Otto Piene


In 1957 Otto Piene founded the Zero group, with Heinz Mack, in an emphatic rejection of tachiste painting. He then began making his “Rasterbilder” (Dot compositions), “shadow drawings” and “shadow pictures,” and fascinating light sculptures. These “Lichtballette” (Light ballets) exhibited in Cologne in the early ’70s, were quasi-hallucinogenic light shows involving mechanical objects rigged with countless lightbulbs resembling lamps or disco balls, projected into dark spaces. The recent retrospective of Piene’s projects confirmed the strength of these works, as well as his “Sky Art” pieces and more recent pictures.

In his early compositions, Piene sought to create painting out of light, claiming that art could, through a synthesis of nature and technology, simultaneously address emotion and reason. His biography suggests how much his activities helped to transform his youthful “Zero” ideas into a cohesive concept. Born in 1928, he attended the Düsseldorf Akademie for several years, before studying philosophy in Cologne. During this period, however, he was also publishing Zero magazine, in collaboration with Mack, and in 1968 he created the first artist’s television production for the Westdeutscher Rundfunk, a broadcast station in Cologne. A performance in the studio, this piece involved “light ballet,” inflatable objects, and actors.
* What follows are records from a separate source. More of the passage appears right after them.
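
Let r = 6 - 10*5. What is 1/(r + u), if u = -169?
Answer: -1/213 ≈ -0.0046948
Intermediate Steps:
r = -44 (r = 6 - 50 = -44)
1/(r + u) = 1/(-44 - 169) = 1/(-213) = -1/213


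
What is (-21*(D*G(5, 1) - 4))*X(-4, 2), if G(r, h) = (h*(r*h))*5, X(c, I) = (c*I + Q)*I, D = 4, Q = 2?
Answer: 24192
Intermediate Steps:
X(c, I) = I*(2 + I*c) (X(c, I) = (c*I + 2)*I = (I*c + 2)*I = (2 + I*c)*I = I*(2 + I*c))
G(r, h) = 5*r*h² (G(r, h) = (h*(h*r))*5 = (r*h²)*5 = 5*r*h²)
(-21*(D*G(5, 1) - 4))*X(-4, 2) = (-21*(4*(5*5*1²) - 4))*(2*(2 + 2*(-4))) = (-21*(4*(5*5*1) - 4))*(2*(2 - 8)) = (-21*(4*25 - 4))*(2*(-6)) = -21*(100 - 4)*(-12) = -21*96*(-12) = -2016*(-12) = 24192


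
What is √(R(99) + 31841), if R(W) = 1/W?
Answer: 2*√8668715/33 ≈ 178.44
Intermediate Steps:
√(R(99) + 31841) = √(1/99 + 31841) = √(3152260/99) = 2*√8668715/33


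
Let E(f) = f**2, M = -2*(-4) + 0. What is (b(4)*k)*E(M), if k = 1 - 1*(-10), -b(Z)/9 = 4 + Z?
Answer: -50688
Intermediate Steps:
M = 8 (M = 8 + 0 = 8)
b(Z) = -36 - 9*Z (b(Z) = -9*(4 + Z) = -36 - 9*Z)
k = 11 (k = 1 + 10 = 11)
(b(4)*k)*E(M) = ((-36 - 9*4)*11)*8**2 = ((-36 - 36)*11)*64 = -72*11*64 = -792*64 = -50688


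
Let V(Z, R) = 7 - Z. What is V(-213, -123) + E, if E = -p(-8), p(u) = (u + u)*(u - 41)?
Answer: -564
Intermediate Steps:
p(u) = 2*u*(-41 + u) (p(u) = (2*u)*(-41 + u) = 2*u*(-41 + u))
E = -784 (E = -2*(-8)*(-41 - 8) = -2*(-8)*(-49) = -1*784 = -784)
V(-213, -123) + E = (7 - 1*(-213)) - 784 = (7 + 213) - 784 = 220 - 784 = -564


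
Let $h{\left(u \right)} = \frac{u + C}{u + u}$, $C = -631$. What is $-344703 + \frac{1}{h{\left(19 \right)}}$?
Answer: $- \frac{105479137}{306} \approx -3.447 \cdot 10^{5}$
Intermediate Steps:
$h{\left(u \right)} = \frac{-631 + u}{2 u}$ ($h{\left(u \right)} = \frac{u - 631}{u + u} = \frac{-631 + u}{2 u}$)
$-344703 + \frac{1}{h{\left(19 \right)}} = -344703 + \frac{1}{\frac{1}{2} \cdot \frac{1}{19} \left(-631 + 19\right)} = -344703 + \frac{1}{\frac{1}{2} \cdot \frac{1}{19} \left(-612\right)} = -344703 + \frac{1}{- \frac{306}{19}} = -344703 - \frac{19}{306} = - \frac{105479137}{306}$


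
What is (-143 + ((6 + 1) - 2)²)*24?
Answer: -2832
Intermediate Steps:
(-143 + ((6 + 1) - 2)²)*24 = (-143 + (7 - 2)²)*24 = (-143 + 5²)*24 = (-143 + 25)*24 = -118*24 = -2832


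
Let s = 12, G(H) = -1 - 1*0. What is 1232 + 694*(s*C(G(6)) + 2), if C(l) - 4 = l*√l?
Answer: 35932 - 8328*I ≈ 35932.0 - 8328.0*I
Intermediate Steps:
G(H) = -1 (G(H) = -1 + 0 = -1)
C(l) = 4 + l^(3/2) (C(l) = 4 + l*√l = 4 + l^(3/2))
1232 + 694*(s*C(G(6)) + 2) = 1232 + 694*(12*(4 + (-1)^(3/2)) + 2) = 1232 + 694*(12*(4 - I) + 2) = 1232 + 694*((48 - 12*I) + 2) = 1232 + 694*(50 - 12*I) = 1232 + (34700 - 8328*I) = 35932 - 8328*I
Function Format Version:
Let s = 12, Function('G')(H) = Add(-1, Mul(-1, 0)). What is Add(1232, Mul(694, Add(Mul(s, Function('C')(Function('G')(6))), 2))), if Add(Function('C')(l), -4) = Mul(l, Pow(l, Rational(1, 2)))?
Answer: Add(35932, Mul(-8328, I)) ≈ Add(35932., Mul(-8328.0, I))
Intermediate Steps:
Function('G')(H) = -1 (Function('G')(H) = Add(-1, 0) = -1)
Function('C')(l) = Add(4, Pow(l, Rational(3, 2))) (Function('C')(l) = Add(4, Mul(l, Pow(l, Rational(1, 2)))) = Add(4, Pow(l, Rational(3, 2))))
Add(1232, Mul(694, Add(Mul(s, Function('C')(Function('G')(6))), 2))) = Add(1232, Mul(694, Add(Mul(12, Add(4, Pow(-1, Rational(3, 2)))), 2))) = Add(1232, Mul(694, Add(Mul(12, Add(4, Mul(-1, I))), 2))) = Add(1232, Mul(694, Add(Add(48, Mul(-12, I)), 2))) = Add(1232, Mul(694, Add(50, Mul(-12, I)))) = Add(1232, Add(34700, Mul(-8328, I))) = Add(35932, Mul(-8328, I))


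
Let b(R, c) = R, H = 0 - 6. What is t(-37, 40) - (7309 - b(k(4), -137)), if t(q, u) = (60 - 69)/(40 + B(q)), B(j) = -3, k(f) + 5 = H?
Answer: -270849/37 ≈ -7320.2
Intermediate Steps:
H = -6
k(f) = -11 (k(f) = -5 - 6 = -11)
t(q, u) = -9/37 (t(q, u) = (60 - 69)/(40 - 3) = -9/37)
t(-37, 40) - (7309 - b(k(4), -137)) = -9/37 - (7309 - 1*(-11)) = -9/37 - (7309 + 11) = -9/37 - 1*7320 = -9/37 - 7320 = -270849/37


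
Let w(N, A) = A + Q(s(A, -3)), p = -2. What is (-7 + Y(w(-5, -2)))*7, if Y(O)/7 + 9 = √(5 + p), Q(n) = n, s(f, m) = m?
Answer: -490 + 49*√3 ≈ -405.13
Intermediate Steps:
w(N, A) = -3 + A (w(N, A) = A - 3 = -3 + A)
Y(O) = -63 + 7*√3 (Y(O) = -63 + 7*√(5 - 2) = -63 + 7*√3)
(-7 + Y(w(-5, -2)))*7 = (-7 + (-63 + 7*√3))*7 = (-70 + 7*√3)*7 = -490 + 49*√3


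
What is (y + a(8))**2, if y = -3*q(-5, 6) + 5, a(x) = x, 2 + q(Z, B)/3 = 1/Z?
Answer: 26896/25 ≈ 1075.8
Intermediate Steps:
q(Z, B) = -6 + 3/Z
y = 124/5 (y = -3*(-6 + 3/(-5)) + 5 = -3*(-6 + 3*(-1/5)) + 5 = -3*(-6 - 3/5) + 5 = -3*(-33/5) + 5 = 99/5 + 5 = 124/5 ≈ 24.800)
(y + a(8))**2 = (124/5 + 8)**2 = (164/5)**2 = 26896/25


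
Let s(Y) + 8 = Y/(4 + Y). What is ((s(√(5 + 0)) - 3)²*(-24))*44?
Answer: -1531776/11 + 96768*√5/11 ≈ -1.1958e+5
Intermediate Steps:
s(Y) = -8 + Y/(4 + Y)
((s(√(5 + 0)) - 3)²*(-24))*44 = (((-32 - 7*√(5 + 0))/(4 + √(5 + 0)) - 3)²*(-24))*44 = (((-32 - 7*√5)/(4 + √5) - 3)²*(-24))*44 = ((-3 + (-32 - 7*√5)/(4 + √5))²*(-24))*44 = -24*(-3 + (-32 - 7*√5)/(4 + √5))²*44 = -1056*(-3 + (-32 - 7*√5)/(4 + √5))²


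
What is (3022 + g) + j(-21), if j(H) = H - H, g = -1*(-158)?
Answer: 3180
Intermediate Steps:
g = 158
j(H) = 0
(3022 + g) + j(-21) = (3022 + 158) + 0 = 3180 + 0 = 3180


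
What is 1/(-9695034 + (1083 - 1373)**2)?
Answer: -1/9610934 ≈ -1.0405e-7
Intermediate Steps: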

In 1968 Piene was invited to work under the auspices of CAVS (The Center for Advanced Visual Studies at the Massachusetts Institute of Technology), eventually serving as its director from 1974 to 1993. His work at the Institute and his research experiences at CAVS/MIT were included only in the catalogue to his retrospective, but the importance of innovative technology to his project could be gleaned from the works on display. Before his light objects of the ’70s had become the works for which he would be best known, and before their design qualities began to overwhelm his artistic concept, he developed wind sculptures, which he called “Sky Art,” in which flags, banners, articles of clothing, and balloons fluttered through the air or rose straight up into the sky. These gigantic objects included flowers or abstract forms inflated with helium. In 1978 CAVS launched its first large, collective project. Called Centerbeam, this forty-four-meter-long artmaking machine yielded a theater piece involving light, video, and even lasers. And, memorably, as part of the “Ars Electronica” exhibition in Austria in 1982, Piene sent Charlotte Moorman up into the air with her cello.

Sabine B. Vogel

Translated from the German by David Jacobson.